I realize diet culture is everywhere. And because it is everywhere, I feel exhausted by constantly defending my position to people and not giving in to the allure of what I know now to be another diet. My extended family gatherings that involve food consist of comments about amounts of food, “good/bad” food, needing to “work off” the food, or some special ingredient that will save us all from disease. Yoga has been a refuge but walking into the studio I might read a flyer for a weight loss cleanse, overhear conversations about diets, hear body negativity from other yogis and even some of the teachers. I attended a yoga teacher training informational session, thinking it would be a good challenge for myself to take my yoga practice to a new level and left feeling completely defeated after learning that one of the training modules was around “how to eat like a yogi”. Sharing my own baked treats with co-workers inevitably invites a litany of body and diet comments as well as their own personal justifications for eating or not eating the food I brought. I created an Instagram account for my dog because I thought it would be a fun way to share the funny things he does. Do you know how much diet culture permeates instagrams about dogs? A lot. I cannot shut off the continuous diet culture that is everywhere in my life. Something has to change.

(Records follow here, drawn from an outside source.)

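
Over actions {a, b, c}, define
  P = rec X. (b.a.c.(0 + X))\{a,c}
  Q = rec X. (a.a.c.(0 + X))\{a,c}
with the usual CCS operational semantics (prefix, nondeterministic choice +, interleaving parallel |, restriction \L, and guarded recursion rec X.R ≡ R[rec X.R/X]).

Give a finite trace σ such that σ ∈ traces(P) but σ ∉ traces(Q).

b

Reachable graph of P (2 states):
  s0 = rec X. (b.a.c.(0 + X))\{a,c} :: -b-> s1
  s1 = (a.c.(0 + (rec X. (b.a.c.(0 + X))\{a,c})))\{a,c} :: stopped
Reachable graph of Q (1 states):
  t0 = rec X. (a.a.c.(0 + X))\{a,c} :: stopped
Executing b from P (initial set {s0}):
  step 1 (b): {s1}
  P completes σ.
Executing b from Q (initial set {t0}):
  step 1 (b): ∅  — Q cannot continue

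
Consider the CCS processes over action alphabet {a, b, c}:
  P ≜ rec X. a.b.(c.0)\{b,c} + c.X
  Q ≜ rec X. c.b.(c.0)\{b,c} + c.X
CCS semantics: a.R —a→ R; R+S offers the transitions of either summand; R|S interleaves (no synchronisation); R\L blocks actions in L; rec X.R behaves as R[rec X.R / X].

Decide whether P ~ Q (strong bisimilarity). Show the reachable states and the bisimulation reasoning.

P's transition system — 3 states:
  m0 = rec X. a.b.(c.0)\{b,c} + c.X → -a-> m1, -c-> m0
  m1 = b.(c.0)\{b,c} → -b-> m2
  m2 = (c.0)\{b,c} → (no moves)
Q's transition system — 3 states:
  n0 = rec X. c.b.(c.0)\{b,c} + c.X → -c-> n0, -c-> n1
  n1 = b.(c.0)\{b,c} → -b-> n2
  n2 = (c.0)\{b,c} → (no moves)
Partition-refinement fixed point:
  B0 = {m0}
  B1 = {m1, n1}
  B2 = {m2, n2}
  B3 = {n0}
m0 ∈ B0, n0 ∈ B3 → different blocks

P ≁ Q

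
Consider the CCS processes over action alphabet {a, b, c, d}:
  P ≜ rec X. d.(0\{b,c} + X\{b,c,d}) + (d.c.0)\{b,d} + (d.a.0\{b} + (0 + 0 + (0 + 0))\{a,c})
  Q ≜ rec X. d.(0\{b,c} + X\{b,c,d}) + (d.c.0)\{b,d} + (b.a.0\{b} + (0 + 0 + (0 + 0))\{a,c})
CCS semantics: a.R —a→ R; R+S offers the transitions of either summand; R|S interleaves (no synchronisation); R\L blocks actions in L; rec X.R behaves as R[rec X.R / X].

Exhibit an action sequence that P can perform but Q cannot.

da

Reachable graph of P (4 states):
  s0 = rec X. d.(0\{b,c} + X\{b,c,d}) + (d.c.0)\{b,d} + (d.a.0\{b} + (0 + 0 + (0 + 0))\{a,c}) | --d--▸ s1, --d--▸ s2
  s1 = 0\{b,c} + (rec X. d.(0\{b,c} + X\{b,c,d}) + (d.c.0)\{b,d} + (d.a.0\{b} + (0 + 0 + (0 + 0))\{a,c}))\{b,c,d} | (no moves)
  s2 = a.0\{b} | --a--▸ s3
  s3 = 0\{b} | (no moves)
Reachable graph of Q (4 states):
  t0 = rec X. d.(0\{b,c} + X\{b,c,d}) + (d.c.0)\{b,d} + (b.a.0\{b} + (0 + 0 + (0 + 0))\{a,c}) | --b--▸ t1, --d--▸ t2
  t1 = a.0\{b} | --a--▸ t3
  t2 = 0\{b,c} + (rec X. d.(0\{b,c} + X\{b,c,d}) + (d.c.0)\{b,d} + (b.a.0\{b} + (0 + 0 + (0 + 0))\{a,c}))\{b,c,d} | (no moves)
  t3 = 0\{b} | (no moves)
Run σ = ⟨da⟩ on P: start {s0}
  step 1 (d): {s1, s2}
  step 2 (a): {s3}
  — P admits the full trace.
Run σ = ⟨da⟩ on Q: start {t0}
  step 1 (d): {t2}
  step 2 (a): ∅  — Q cannot continue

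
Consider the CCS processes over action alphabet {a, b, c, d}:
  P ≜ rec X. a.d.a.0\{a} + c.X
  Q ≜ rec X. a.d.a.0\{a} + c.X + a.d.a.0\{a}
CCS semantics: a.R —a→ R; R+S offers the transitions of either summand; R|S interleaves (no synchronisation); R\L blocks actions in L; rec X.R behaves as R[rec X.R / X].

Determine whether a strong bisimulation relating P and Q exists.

Reachable graph of P (4 states):
  p0 = rec X. a.d.a.0\{a} + c.X ⊢ ··a··> p1, ··c··> p0
  p1 = d.a.0\{a} ⊢ ··d··> p2
  p2 = a.0\{a} ⊢ ··a··> p3
  p3 = 0\{a} ⊢ ·
Reachable graph of Q (4 states):
  q0 = rec X. a.d.a.0\{a} + c.X + a.d.a.0\{a} ⊢ ··a··> q1, ··c··> q0
  q1 = d.a.0\{a} ⊢ ··d··> q2
  q2 = a.0\{a} ⊢ ··a··> q3
  q3 = 0\{a} ⊢ ·
Partition-refinement fixed point:
  B0 = {p0, q0}
  B1 = {p1, q1}
  B2 = {p2, q2}
  B3 = {p3, q3}
p0 ∈ B0, q0 ∈ B0 → same block

bisimilar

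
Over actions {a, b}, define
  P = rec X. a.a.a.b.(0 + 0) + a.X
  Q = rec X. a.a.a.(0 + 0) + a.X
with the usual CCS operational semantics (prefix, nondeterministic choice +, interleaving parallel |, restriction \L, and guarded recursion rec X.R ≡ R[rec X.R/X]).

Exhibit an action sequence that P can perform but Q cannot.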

Perhaps I am not fully on board with Intuitive Eating and HAES and that there are still pieces of diet culture I am hanging on to. All I know right now, food, is that I am mad. I am mad that I know that my food behaviors aren’t healthy for me but that I want to keep doing them because it felt like I was in control. I have so much shame for having this problem at all that I can hardly admit it to myself. I justify this by fully embracing that I hate my body and that, of course, then the disordered eating makes sense. I am so tired of starting over with different therapists, finding yet another book that I put my salvation into, hoping that, yes, maybe this one will click and I will magically love my body and I will become a true Intuitive Eater. Will I ever feel normal around you, food? Will I ever want to take care of my body instead of punishing myself for making a mistake at work, getting into an argument with a loved one, or accidentally reading a diet message on a magazine cover and feeling self-loathing? Can I enjoy you, food, without feeling an intense desire to want to exercise or restrict later? Can I trust you, food, knowing that my IBS may cause days or weeks of intense intestinal pain and fear of you, food? Will I be able to go to my doctor and not be completely obsessed for weeks after accidentally seeing my weight (and shame for feeling good that it was lower than what I thought)? It all feels too much, and I feel entirely un-grounded. I realize that this letter is even contradictory, stating that I wish I could have my old food behaviors back and also knowing that I have learned and made progress. I am just not sure, food, that I am on the right path, or even what the right path is.